The story exploded when Paramount Skydance, led by David Ellison, surfaced with what felt like a classic Hollywood twist — an audacious, unsolicited takeover bid to buy the whole company for roughly $108 billion, including cable networks, the storied Warner Bros. Studio and HBO. That $30 number — tantalizing to many investors — belied what WBD’s directors called real questions about who would put up the money, how quickly the deal could close, and what the takeover would mean for the company’s operations and employees. The board repeatedly described the tender as “illusory” and “misleading,” and after reviewing multiple iterations of the proposal, concluded it was not in shareholders’ best interests.

There’s a clearer contrast when you line up the two offers. Netflix’s agreed transaction, announced earlier this month, values the studios and streaming business at about $82.7 billion and is the result of a negotiated deal that focuses on WBD’s creative assets — Warner’s film slate, TV production and HBO — while leaving legacy cable properties in different hands. Netflix has pitched the tie-up as a strategic merger to build on its global streaming scale while keeping the creative brands intact. By contrast, Paramount Skydance’s approach was an all-cash, full-corporate takeover, promising immediacy and simplicity in return for control of everything WBD owns. The board’s calculation: Netflix’s combination offers “superior, more certain value” once you account for execution risk, regulatory friction, and the practicalities of financing.

Money was only part of the dispute. The financing behind Paramount’s offer drew intense scrutiny from the get-go. Early versions leaned heavily on a complex arrangement that involved a revocable trust and outside backers — a structure WBD’s directors said left too many open questions. The optics of some proposed backers made the scrutiny louder. Affinity Partners, a private equity vehicle long associated in public discourse with Jared Kushner, was initially part of the financing picture; news that Affinity had stepped back amplified concerns in Washington about political entanglements and created another layer of uncertainty around regulatory review. That timing mattered: in mergers of this scale, politics and perception can be as decisive as the dollar figures.

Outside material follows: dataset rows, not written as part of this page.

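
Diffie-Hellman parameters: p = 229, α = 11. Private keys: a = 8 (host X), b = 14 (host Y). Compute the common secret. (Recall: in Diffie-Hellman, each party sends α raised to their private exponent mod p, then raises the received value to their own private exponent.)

Host Y sends B = α^b mod p = 11^14 mod 229.
11^1 ≡ 11 (mod 229)
11^2 = (11^1)^2 ≡ 11^2 = 121 ≡ 121 (mod 229)
11^4 = (11^2)^2 ≡ 121^2 = 14641 ≡ 214 (mod 229)
11^8 = (11^4)^2 ≡ 214^2 = 45796 ≡ 225 (mod 229)
11^14 = 11^8 · 11^4 · 11^2 ≡ 225 · 214 · 121 ≡ 161 (mod 229).
So B = 161. Host X then computes K = B^a mod p = 161^8 mod 229.
161^1 ≡ 161 (mod 229)
161^2 = (161^1)^2 ≡ 161^2 = 25921 ≡ 44 (mod 229)
161^4 = (161^2)^2 ≡ 44^2 = 1936 ≡ 104 (mod 229)
161^8 = (161^4)^2 ≡ 104^2 = 10816 ≡ 53 (mod 229)

53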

Paramount worked to seal those gaps. In recent days, the company sought to shore up its offer with headline-grabbing guarantees and tweaks to the deal mechanics, including raising reverse termination fees and, most dramatically, securing a personal guarantee from Oracle co-founder Larry Ellison of roughly $40.4 billion to backstop equity financing. Paramount also extended its tender offer deadline, giving shareholders more time to weigh competing claims. Those moves have clearly improved the offer’s optics and market reception — shares in the parties have moved on the news — but they haven’t yet persuaded WBD’s board that the ultimate package is safer, or better, than the Netflix alternative.

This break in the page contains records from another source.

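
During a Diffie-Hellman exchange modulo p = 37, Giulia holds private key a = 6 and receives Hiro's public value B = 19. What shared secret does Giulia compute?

11

Shared key K = 19^6 mod 37.
19^1 ≡ 19 (mod 37)
19^2 = (19^1)^2 ≡ 19^2 = 361 ≡ 28 (mod 37)
19^4 = (19^2)^2 ≡ 28^2 = 784 ≡ 7 (mod 37)
19^6 = 19^4 · 19^2 ≡ 7 · 28 ≡ 11 (mod 37).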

The board’s public argument didn’t shy away from the human and strategic consequences of a hostile change of control. Directors warned that a full takeover could trigger aggressive restructuring, potential break-ups or asset sales, and an operating upheaval that might damage long-term franchises and the HBO brand. Opponents of the board’s stance — including some activist investors tempted by the immediate cash premium — argue that a clean $30 per share today could be more attractive than a contingent mix of cash and stock from Netflix, whose true payoff depends on post-deal performance. That argument, in turn, presses a classic corporate question: is the certainty of headline cash worth trading away potential upside and, arguably, the stewardship of the company’s creative assets?

Beyond shareholder math, the fight is a referendum on the future shape of American media. One path — the Netflix route — doubles down on vertical integration of premium studios and streaming distribution inside a single global platform. The other path — the Paramount Skydance route as pitched by its backers — looked more like a deal stitched together by financiers and dealmakers that might prize short-term returns, major cost rationalization, and potentially a different set of programming priorities. Consumer advocates and many analysts warn that either outcome could shrink the number of big, independent creative gatekeepers and accelerate consolidation that tends to concentrate decision-making and pricing power.

For now, the battlefield has shifted to shareholders. WBD’s directors have filed their formal recommendation — a legal and rhetorical anchor designed to steer votes away from the tender — but tender offers can still succeed if enough holders decide the immediate cash is preferable. If shareholders do tender en masse, the company would owe Netflix a multibillion-dollar break fee, setting up a messy and expensive crossroads with real implications for employees, franchises and the broader streaming landscape. If shareholders follow the board, Netflix’s negotiated path is likely to move forward and reshape the industry in a different image. Either way, the episode underscores how much more than sticker price matters in mega-deals: financing, politics, regulatory timelines and the cultural value of creative slates all carry real weight.

The last act — at least for now — will play out at the shareholder level and, if the fight continues, in the regulatory halls of Washington and Brussels. In the meantime, executives, deal lawyers and policy wonks are parsing the filings and guarantees for clues about who really controls the future of storied franchises like Harry Potter and Batman, and whether the next decade of media will be defined by platform consolidation or a different set of owners chasing scale. The answer will matter not just to investors but to audiences who care about where and how cinema and television are made and seen.